In-depth understanding of kinematic viscosity and dynamic viscosity

In the field of fluid mechanics and materials science, viscosity is a key physical property that describes the flow properties of liquid or semi-solid substances. The two main concepts of viscosity are kinematic viscosity and dynamic viscosity, which are closely related but slightly different in some ways.

1. Kinematic viscosity: Kinematic viscosity is a measure of the internal resistance of a liquid when it flows under the action of gravity. It is usually expressed by the symbol [mu], in the legal measurement unit system, it is expressed by m ²/s, and in the commonly used non-statutory Measurement Units, it is commonly used in mm ²/s, St (s) or cSt (centis). The value of kinematic viscosity can be determined by instruments such as Capillary Viscometer.

2. Dynamic viscosity: Dynamic viscosity is a measure of the internal friction force of a liquid flowing under a certain shear stress. It is usually represented by the symbol η, and the legal unit of Measurement is Pa · second (Pa · s) or milliPa · second (mPa · s). Non-legal Measurement units are commonly expressed in poise (P) or centipoise (cP). Dynamic viscosity can be measured by devices such as digital Rotational Viscometer.

The relationship between these two viscosities generally applies to newtonian fluids, that is, fluids that satisfy the law of newtonian fluid. The characteristic of newtonian fluid is that the Flow velocity is proportional to the shear rate under different shear stresses. In this case, the relationship between kinematic viscosity and dynamic viscosity can be expressed by the following formula:

Dynamic viscosity = kinematic viscosity × Liquid Density

η t = η t × ρt

Where η t represents the dynamic viscosity (in mPa · s) at temperature t, α t represents the kinematic viscosity (in mm ²/s) at temperature t, and ρt represents the Density of the liquid (in g/cm ³).

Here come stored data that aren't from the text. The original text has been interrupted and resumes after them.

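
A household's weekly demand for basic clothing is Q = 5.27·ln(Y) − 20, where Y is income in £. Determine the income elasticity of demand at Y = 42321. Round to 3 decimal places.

At Y = 42321: Q = 36.142.
dQ/dY = 5.27/Y = 0.000124524 at this income.
η = (dQ/dY)·(Y/Q) = 0.000124524 × (42321/36.142) = 0.146.

0.146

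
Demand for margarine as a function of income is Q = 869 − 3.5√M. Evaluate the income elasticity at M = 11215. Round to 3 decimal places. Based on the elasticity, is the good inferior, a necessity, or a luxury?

-0.372 (inferior good)

At M = 11215: Q = 498.347.
dQ/dM = -3.5/(2√M) = -0.0165249 at this income.
η = (dQ/dM)·(M/Q) = -0.0165249 × (11215/498.347) = -0.372.
Since η < 0, the good is an inferior good.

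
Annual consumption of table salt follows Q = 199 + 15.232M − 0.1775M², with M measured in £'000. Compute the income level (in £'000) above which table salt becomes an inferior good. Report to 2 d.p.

dQ/dM = 15.232 − 0.355M.
The good is inferior where dQ/dM < 0. Setting dQ/dM = 0 gives M = 15.232 / 0.355 = 42.91.

42.91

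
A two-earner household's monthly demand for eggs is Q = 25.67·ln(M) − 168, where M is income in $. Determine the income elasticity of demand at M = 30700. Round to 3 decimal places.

At M = 30700: Q = 97.223.
dQ/dM = 25.67/M = 0.000836156 at this income.
η = (dQ/dM)·(M/Q) = 0.000836156 × (30700/97.223) = 0.264.

0.264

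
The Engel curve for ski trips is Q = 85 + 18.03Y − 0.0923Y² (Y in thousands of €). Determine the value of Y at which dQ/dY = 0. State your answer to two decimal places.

97.67

dQ/dY = 18.03 − 0.1846Y.
The good is inferior where dQ/dY < 0. Setting dQ/dY = 0 gives Y = 18.03 / 0.1846 = 97.67.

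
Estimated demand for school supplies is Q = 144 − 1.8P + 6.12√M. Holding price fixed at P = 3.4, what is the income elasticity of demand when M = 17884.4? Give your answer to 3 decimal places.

0.428

At P = 3.4, M = 17884.4: Q = 956.323.
Holding P constant, ∂Q/∂M = 6.12/(2√M) = 0.0228815.
η_M = (∂Q/∂M)·(M/Q) = 0.0228815 × (17884.4/956.323) = 0.428.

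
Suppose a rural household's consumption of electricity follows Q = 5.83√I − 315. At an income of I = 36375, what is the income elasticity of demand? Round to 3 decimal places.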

This relationship shows that in the case of newtonian fluids, dynamic viscosity and kinematic viscosity are related to each other by the density of the liquid. This relationship is important for many engineering and scientific applications, especially in the analysis of fluid flow properties and fluid engineering design.

In conclusion, viscosity is an important physical property used to describe the flow properties of fluids. Kinematic viscosity and dynamic viscosity are two key viscosity concepts that serve different purposes in different applications, but in the case of newtonian fluids, there is a simple linear relationship between them. In-depth understanding and measurement of viscosity is important for research and engineering applications in multiple fields.